7. Jupudy Pardha Sarathy v. Pentapati Rama Krishna, (2016) 2 SCC 56


This was a case where the husband of the widow had bequeathed a limited interest in some
property to her. The court held that the interest was given to her in lieu of maintenance since
the husband was aware that she had no means to maintain herself and therefore, Section 14
(1) would apply and she had become the full owner of the property after the 1956 Act was
enacted. They gave a narrow meaning to Section 14 (2) to ensure that the woman gets the
benefit of Section 14 (1) and upheld the spirit of the provision.

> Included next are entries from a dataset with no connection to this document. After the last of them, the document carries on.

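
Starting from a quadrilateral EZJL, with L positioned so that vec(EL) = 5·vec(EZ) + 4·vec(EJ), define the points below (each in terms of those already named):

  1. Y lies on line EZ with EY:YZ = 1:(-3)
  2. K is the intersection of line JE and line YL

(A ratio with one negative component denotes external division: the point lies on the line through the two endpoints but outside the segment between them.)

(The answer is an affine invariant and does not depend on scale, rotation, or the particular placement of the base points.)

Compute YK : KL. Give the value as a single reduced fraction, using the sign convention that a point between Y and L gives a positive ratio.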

Hindu Succession Act, 1956 — S. 14(1) or S. 14(2) — Applicability: Property given to


Hindu woman in lieu of her pre-existing right of maintenance, even if by will creating only
life interest, same would get transformed into absolute right by operation of S. 14(1). Even in
absence of express words in will that life interest granted to her is in lieu of her maintenance,
if same can be gathered from nature of arrangements made in will for her enjoyment of the
property and if no one disputed the arrangement pursuant to which she continued to enjoy the
property in lieu of maintenance, then no pleading and further proof required to substantiate
the fact. []

8. Sri Daulatarao Ramachandra ... vs Smt Janabai Anandarao Jadhav

Section 14(1) of Hindu seccession Act, 1956.

9. Shehammal v. Hassan Khani Rawther

Spes successionis can be transferred in some cases

Rawther died intestate in 1986 leaving 1.70 acres of land as his estate. One of his sons
Hassan Khani obtained a decree from the Kerala High Court that the entire property belonged
to him as his late father had before his death bequeathed it to him through an oral agreement
in 1982. It was claimed the father bequeathed it to him since the other five siblings had left
the family home to set up their own families and as part of the deal decided to relinquish all
their rights on the estate after having taken some consideration.

Family arrangement would necessarily mean a decision arrived at jointly by the members of
the family and not between two individuals belonging to family in the context of spec
successionis

A Muslim is entitled to relinquish his property even before inheritance from the original
owner but is precluded from re-claiming it.